«23 апреля 1973 года я дежурил по Управлению и первую половину дня занимался осмотром трупа мужчины, сгоревшего в своей квартире, в Выборгском районе. Когда осмотр закончился, выяснилось, что машины для дежурной группы нет, поэтому следователь Иванова пешком отправилась к себе в прокуратуру, а я сел на трамвай и поехал через Литейный мост.
Проезжая ГУВД, я заметил суету возле парадного подъезда — вокруг него носилась вся дежурная часть, толпилось руководство главка, еще какие-то люди, подъезжали и отъезжали машины…
Не успел я подойти к зданию главка, как меня схватили за руку с экспертным портфелем и буквально затолкали в машину начальника штаба ГУВД.
Мы куда-то поехали, в дороге я пытался выяснить у водителя, что произошло и куда меня везут, но водитель хранил молчание: шоферы таких боссов обычно молчаливы. Все, что мне сказали: „Там узнаете, доктор“.
Когда мы выехали на Московское шоссе, нам навстречу потоком пошли желтые ГАЗики оперполка, их было больше двадцати; тут я окончательно утвердился в мысли, что случилось что-то чрезвычайное. В аэропорту нас встретили серьезные мужчины, одетые в хорошие серые костюмы, и повели на летное поле, к дальней взлетно-посадочной полосе. Мне объяснили, что произошла неудачная попытка угона самолета.
Громадная махина самолета стояла, уткнувшись носом в землю; я согласился влезть в самолет только после того, как меня заверили, что опасности нет, там уже поработали саперы.
Обшивка передней двери была покорежена, в салоне перед кабиной пилотов передние кресла были вывернуты, на полу валялось огромное количество леденцов в синих и красных обертках. Везде следы крови…
Осмотр проводили под видеозапись, в моей практике это было впервые, я тогда вообще в первый раз увидел видеокамеру.
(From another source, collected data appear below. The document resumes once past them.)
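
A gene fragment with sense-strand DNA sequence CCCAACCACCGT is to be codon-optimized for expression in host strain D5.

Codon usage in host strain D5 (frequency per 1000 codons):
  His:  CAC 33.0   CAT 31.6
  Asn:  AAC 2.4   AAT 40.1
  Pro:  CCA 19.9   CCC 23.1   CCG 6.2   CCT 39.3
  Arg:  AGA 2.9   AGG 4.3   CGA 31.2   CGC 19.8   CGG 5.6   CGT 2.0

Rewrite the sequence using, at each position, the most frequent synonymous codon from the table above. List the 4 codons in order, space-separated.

Codon 1 (Pro): best is CCT at 39.3.
Codon 2 (Asn): best is AAT at 40.1.
Codon 3 (His): best is CAC at 33.0.
Codon 4 (Arg): best is CGA at 31.2.

CCT AAT CAC CGA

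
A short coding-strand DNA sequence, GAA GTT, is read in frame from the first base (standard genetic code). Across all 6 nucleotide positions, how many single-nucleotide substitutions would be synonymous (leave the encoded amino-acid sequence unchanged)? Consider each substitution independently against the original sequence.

4

Codon 1 (GAA, Glu): 1 synonymous substitution.
Codon 2 (GTT, Val): 3 synonymous substitutions.
Total: 1 + 3 = 4.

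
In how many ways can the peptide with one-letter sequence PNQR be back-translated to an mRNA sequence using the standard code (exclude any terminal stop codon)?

Pro: 4 codons.
Asn: 2 codons.
Gln: 2 codons.
Arg: 6 codons.
4 × 2 × 2 × 6 = 96.

96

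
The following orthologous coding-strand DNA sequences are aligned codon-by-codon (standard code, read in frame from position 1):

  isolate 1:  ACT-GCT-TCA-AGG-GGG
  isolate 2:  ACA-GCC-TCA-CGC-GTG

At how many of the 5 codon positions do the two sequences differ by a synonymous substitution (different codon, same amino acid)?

Codon 1: ACT Thr / ACA Thr — synonymous.
Codon 2: GCT Ala / GCC Ala — synonymous.
Codon 3: TCA Ser / TCA Ser — identical.
Codon 4: AGG Arg / CGC Arg — synonymous.
Codon 5: GGG Gly / GTG Val — nonsynonymous.
Synonymous differences: 3.

3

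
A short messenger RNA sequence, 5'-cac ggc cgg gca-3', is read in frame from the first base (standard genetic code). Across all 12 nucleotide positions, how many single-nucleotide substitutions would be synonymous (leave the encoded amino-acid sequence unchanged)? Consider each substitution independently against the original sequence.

Codon 1 (CAC, His): 1 synonymous substitution.
Codon 2 (GGC, Gly): 3 synonymous substitutions.
Codon 3 (CGG, Arg): 4 synonymous substitutions.
Codon 4 (GCA, Ala): 3 synonymous substitutions.
Total: 1 + 3 + 4 + 3 = 11.

11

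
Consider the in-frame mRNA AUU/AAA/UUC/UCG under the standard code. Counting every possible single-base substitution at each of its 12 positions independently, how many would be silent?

7

Codon 1 (AUU, Ile): 2 synonymous substitutions.
Codon 2 (AAA, Lys): 1 synonymous substitution.
Codon 3 (UUC, Phe): 1 synonymous substitution.
Codon 4 (UCG, Ser): 3 synonymous substitutions.
Total: 2 + 1 + 1 + 3 = 7.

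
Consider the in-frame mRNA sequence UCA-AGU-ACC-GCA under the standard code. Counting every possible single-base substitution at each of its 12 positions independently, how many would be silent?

10

Codon 1 (UCA, Ser): 3 synonymous substitutions.
Codon 2 (AGU, Ser): 1 synonymous substitution.
Codon 3 (ACC, Thr): 3 synonymous substitutions.
Codon 4 (GCA, Ala): 3 synonymous substitutions.
Total: 3 + 1 + 3 + 3 = 10.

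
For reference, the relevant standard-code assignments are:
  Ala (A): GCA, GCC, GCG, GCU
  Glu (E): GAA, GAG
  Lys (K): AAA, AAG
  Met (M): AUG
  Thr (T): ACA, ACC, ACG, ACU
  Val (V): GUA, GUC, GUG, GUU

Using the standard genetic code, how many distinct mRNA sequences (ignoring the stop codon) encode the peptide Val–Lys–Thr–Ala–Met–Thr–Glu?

1024

Val: 4 codons.
Lys: 2 codons.
Thr: 4 codons.
Ala: 4 codons.
Met: 1 codon.
Thr: 4 codons.
Glu: 2 codons.
4 × 2 × 4 × 4 × 1 × 4 × 2 = 1024.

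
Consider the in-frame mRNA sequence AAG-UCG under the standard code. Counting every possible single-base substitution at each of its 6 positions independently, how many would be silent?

4

Codon 1 (AAG, Lys): 1 synonymous substitution.
Codon 2 (UCG, Ser): 3 synonymous substitutions.
Total: 1 + 3 = 4.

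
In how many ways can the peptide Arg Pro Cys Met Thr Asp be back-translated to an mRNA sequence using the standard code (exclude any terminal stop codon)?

Arg: 6 codons.
Pro: 4 codons.
Cys: 2 codons.
Met: 1 codon.
Thr: 4 codons.
Asp: 2 codons.
6 × 4 × 2 × 1 × 4 × 2 = 384.

384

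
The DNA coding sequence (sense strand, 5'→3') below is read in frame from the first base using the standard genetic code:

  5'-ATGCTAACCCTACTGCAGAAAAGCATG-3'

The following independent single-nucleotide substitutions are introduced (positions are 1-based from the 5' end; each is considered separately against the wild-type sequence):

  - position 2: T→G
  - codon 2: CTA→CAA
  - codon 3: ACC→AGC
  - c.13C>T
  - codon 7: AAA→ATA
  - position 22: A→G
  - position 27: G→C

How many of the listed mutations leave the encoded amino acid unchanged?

Codon 1: ATG (Met) → AGG (Arg) — missense.
Codon 2: CTA (Leu) → CAA (Gln) — missense.
Codon 3: ACC (Thr) → AGC (Ser) — missense.
Codon 5: CTG (Leu) → TTG (Leu) — synonymous.
Codon 7: AAA (Lys) → ATA (Ile) — missense.
Codon 8: AGC (Ser) → GGC (Gly) — missense.
Codon 9: ATG (Met) → ATC (Ile) — missense.
Synonymous: 1 of 7.

1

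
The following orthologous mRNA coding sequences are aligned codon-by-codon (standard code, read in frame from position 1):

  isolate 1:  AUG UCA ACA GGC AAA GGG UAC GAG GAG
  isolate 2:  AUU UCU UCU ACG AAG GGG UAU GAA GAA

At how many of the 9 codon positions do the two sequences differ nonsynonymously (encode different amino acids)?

3

Codon 1: AUG Met / AUU Ile — nonsynonymous.
Codon 2: UCA Ser / UCU Ser — synonymous.
Codon 3: ACA Thr / UCU Ser — nonsynonymous.
Codon 4: GGC Gly / ACG Thr — nonsynonymous.
Codon 5: AAA Lys / AAG Lys — synonymous.
Codon 6: GGG Gly / GGG Gly — identical.
Codon 7: UAC Tyr / UAU Tyr — synonymous.
Codon 8: GAG Glu / GAA Glu — synonymous.
Codon 9: GAG Glu / GAA Glu — synonymous.
Nonsynonymous differences: 3.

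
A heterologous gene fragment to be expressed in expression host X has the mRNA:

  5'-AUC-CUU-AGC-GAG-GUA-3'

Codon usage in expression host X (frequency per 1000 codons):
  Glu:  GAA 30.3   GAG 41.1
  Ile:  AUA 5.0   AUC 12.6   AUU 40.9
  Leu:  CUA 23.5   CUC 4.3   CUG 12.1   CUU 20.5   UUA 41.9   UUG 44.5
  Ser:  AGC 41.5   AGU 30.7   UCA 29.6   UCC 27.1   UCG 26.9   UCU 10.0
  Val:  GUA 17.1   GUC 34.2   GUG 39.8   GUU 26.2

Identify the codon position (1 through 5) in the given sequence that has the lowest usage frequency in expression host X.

1

Codon 1 AUC (Ile): 12.6 per 1000.
Codon 2 CUU (Leu): 20.5 per 1000.
Codon 3 AGC (Ser): 41.5 per 1000.
Codon 4 GAG (Glu): 41.1 per 1000.
Codon 5 GUA (Val): 17.1 per 1000.
Lowest frequency is 12.6 at codon 1.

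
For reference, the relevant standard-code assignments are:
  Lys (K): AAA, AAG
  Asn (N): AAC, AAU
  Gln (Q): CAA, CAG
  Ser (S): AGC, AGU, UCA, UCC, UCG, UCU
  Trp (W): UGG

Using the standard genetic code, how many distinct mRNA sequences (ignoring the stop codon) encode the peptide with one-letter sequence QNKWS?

Gln: 2 codons.
Asn: 2 codons.
Lys: 2 codons.
Trp: 1 codon.
Ser: 6 codons.
2 × 2 × 2 × 1 × 6 = 48.

48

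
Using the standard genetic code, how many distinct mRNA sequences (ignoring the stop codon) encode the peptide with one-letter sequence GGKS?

Gly: 4 codons.
Gly: 4 codons.
Lys: 2 codons.
Ser: 6 codons.
4 × 4 × 2 × 6 = 192.

192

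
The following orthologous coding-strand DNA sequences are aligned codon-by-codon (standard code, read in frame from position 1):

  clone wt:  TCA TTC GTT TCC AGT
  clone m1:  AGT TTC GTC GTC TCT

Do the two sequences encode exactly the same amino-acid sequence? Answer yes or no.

no

Codon 1: TCA Ser / AGT Ser — synonymous.
Codon 2: TTC Phe / TTC Phe — identical.
Codon 3: GTT Val / GTC Val — synonymous.
Codon 4: TCC Ser / GTC Val — nonsynonymous.
Codon 5: AGT Ser / TCT Ser — synonymous.
Nonsynonymous differences: 1 → different protein.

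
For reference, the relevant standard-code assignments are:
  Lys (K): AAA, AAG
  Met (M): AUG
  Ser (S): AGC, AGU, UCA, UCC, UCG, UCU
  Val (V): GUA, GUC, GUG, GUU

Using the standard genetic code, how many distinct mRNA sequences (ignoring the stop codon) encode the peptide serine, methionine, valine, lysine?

48

Ser: 6 codons.
Met: 1 codon.
Val: 4 codons.
Lys: 2 codons.
6 × 1 × 4 × 2 = 48.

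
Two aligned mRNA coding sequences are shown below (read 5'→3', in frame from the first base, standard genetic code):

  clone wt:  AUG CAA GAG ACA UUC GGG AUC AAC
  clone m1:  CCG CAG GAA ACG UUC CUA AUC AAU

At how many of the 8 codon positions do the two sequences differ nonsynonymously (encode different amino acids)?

2

Codon 1: AUG Met / CCG Pro — nonsynonymous.
Codon 2: CAA Gln / CAG Gln — synonymous.
Codon 3: GAG Glu / GAA Glu — synonymous.
Codon 4: ACA Thr / ACG Thr — synonymous.
Codon 5: UUC Phe / UUC Phe — identical.
Codon 6: GGG Gly / CUA Leu — nonsynonymous.
Codon 7: AUC Ile / AUC Ile — identical.
Codon 8: AAC Asn / AAU Asn — synonymous.
Nonsynonymous differences: 2.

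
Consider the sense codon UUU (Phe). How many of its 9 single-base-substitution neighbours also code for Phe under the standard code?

1

Position 1: none → 0 synonymous.
Position 2: none → 0 synonymous.
Position 3: UUC → 1 synonymous.
Total: 0 + 0 + 1 = 1.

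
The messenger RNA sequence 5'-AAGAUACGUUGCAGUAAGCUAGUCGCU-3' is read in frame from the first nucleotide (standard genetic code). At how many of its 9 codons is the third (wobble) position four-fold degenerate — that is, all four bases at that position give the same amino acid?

Codon 1 AAG (Lys): third position 2-fold.
Codon 2 AUA (Ile): third position 3-fold.
Codon 3 CGU (Arg): third position 4-fold.
Codon 4 UGC (Cys): third position 2-fold.
Codon 5 AGU (Ser): third position 2-fold.
Codon 6 AAG (Lys): third position 2-fold.
Codon 7 CUA (Leu): third position 4-fold.
Codon 8 GUC (Val): third position 4-fold.
Codon 9 GCU (Ala): third position 4-fold.
Four-fold degenerate third positions: 4.

4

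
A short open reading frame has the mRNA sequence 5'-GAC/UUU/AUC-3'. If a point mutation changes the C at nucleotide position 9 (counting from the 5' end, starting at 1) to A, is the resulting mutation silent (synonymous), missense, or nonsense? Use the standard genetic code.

silent

Position 9 falls in codon 3: AUC → Ile.
After the substitution the codon is AUA → Ile.
Both encode Ile, so the change is synonymous.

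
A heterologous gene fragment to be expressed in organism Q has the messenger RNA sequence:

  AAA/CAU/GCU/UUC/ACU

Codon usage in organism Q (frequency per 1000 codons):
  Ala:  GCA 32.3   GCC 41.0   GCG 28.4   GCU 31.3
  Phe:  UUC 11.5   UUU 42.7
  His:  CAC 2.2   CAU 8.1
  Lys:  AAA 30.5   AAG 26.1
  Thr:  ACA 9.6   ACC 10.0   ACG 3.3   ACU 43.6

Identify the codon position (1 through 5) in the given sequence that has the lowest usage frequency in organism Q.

Codon 1 AAA (Lys): 30.5 per 1000.
Codon 2 CAU (His): 8.1 per 1000.
Codon 3 GCU (Ala): 31.3 per 1000.
Codon 4 UUC (Phe): 11.5 per 1000.
Codon 5 ACU (Thr): 43.6 per 1000.
Lowest frequency is 8.1 at codon 2.

2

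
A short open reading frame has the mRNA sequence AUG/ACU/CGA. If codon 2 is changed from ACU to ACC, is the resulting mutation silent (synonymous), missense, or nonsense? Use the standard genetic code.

Position 6 falls in codon 2: ACU → Thr.
After the substitution the codon is ACC → Thr.
Both encode Thr, so the change is synonymous.

silent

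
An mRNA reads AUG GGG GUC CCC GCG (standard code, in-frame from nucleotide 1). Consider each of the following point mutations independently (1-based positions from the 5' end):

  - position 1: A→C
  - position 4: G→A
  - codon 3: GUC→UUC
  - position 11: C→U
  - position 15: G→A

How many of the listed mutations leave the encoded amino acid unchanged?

1

Codon 1: AUG (Met) → CUG (Leu) — missense.
Codon 2: GGG (Gly) → AGG (Arg) — missense.
Codon 3: GUC (Val) → UUC (Phe) — missense.
Codon 4: CCC (Pro) → CUC (Leu) — missense.
Codon 5: GCG (Ala) → GCA (Ala) — synonymous.
Synonymous: 1 of 5.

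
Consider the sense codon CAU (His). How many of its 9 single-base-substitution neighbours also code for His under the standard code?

1

Position 1: none → 0 synonymous.
Position 2: none → 0 synonymous.
Position 3: CAC → 1 synonymous.
Total: 0 + 0 + 1 = 1.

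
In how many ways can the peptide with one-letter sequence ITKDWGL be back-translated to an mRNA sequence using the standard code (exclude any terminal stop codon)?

1152

Ile: 3 codons.
Thr: 4 codons.
Lys: 2 codons.
Asp: 2 codons.
Trp: 1 codon.
Gly: 4 codons.
Leu: 6 codons.
3 × 4 × 2 × 2 × 1 × 4 × 6 = 1152.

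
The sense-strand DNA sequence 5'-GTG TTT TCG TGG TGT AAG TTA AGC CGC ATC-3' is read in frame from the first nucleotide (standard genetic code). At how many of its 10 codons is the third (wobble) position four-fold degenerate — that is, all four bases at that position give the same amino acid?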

Из самолета уже вытащили и положили рядом на землю верхнюю часть туловища бортмеханика, который, как я услышал на месте происшествия, был послан для переговоров с террористом; нашел я также и часть лицевого скелета. Из сопла самолета достали часть ноги, — тогда еще было непонятно, чьей. Обнаружили и часть руки, и стало ясно, что она принадлежала террористу, поскольку к ней было привязано какое-то устройство, цилиндрической формы, светлого металла; конечно, от него остался только фрагмент.
Прямо там, на месте, мы попытались реконструировать механизм происшествия; похоже было, что бортмеханик в момент взрыва обхватил террориста вместе со взрывным устройством и попытался таким образом погасить взрывную волну…
Краем уха я услышал, что ведется тщательная проверка пассажиров — не находился ли кто-то в преступной связи с террористом…» Да, это действительно было чрезвычайное происшествие.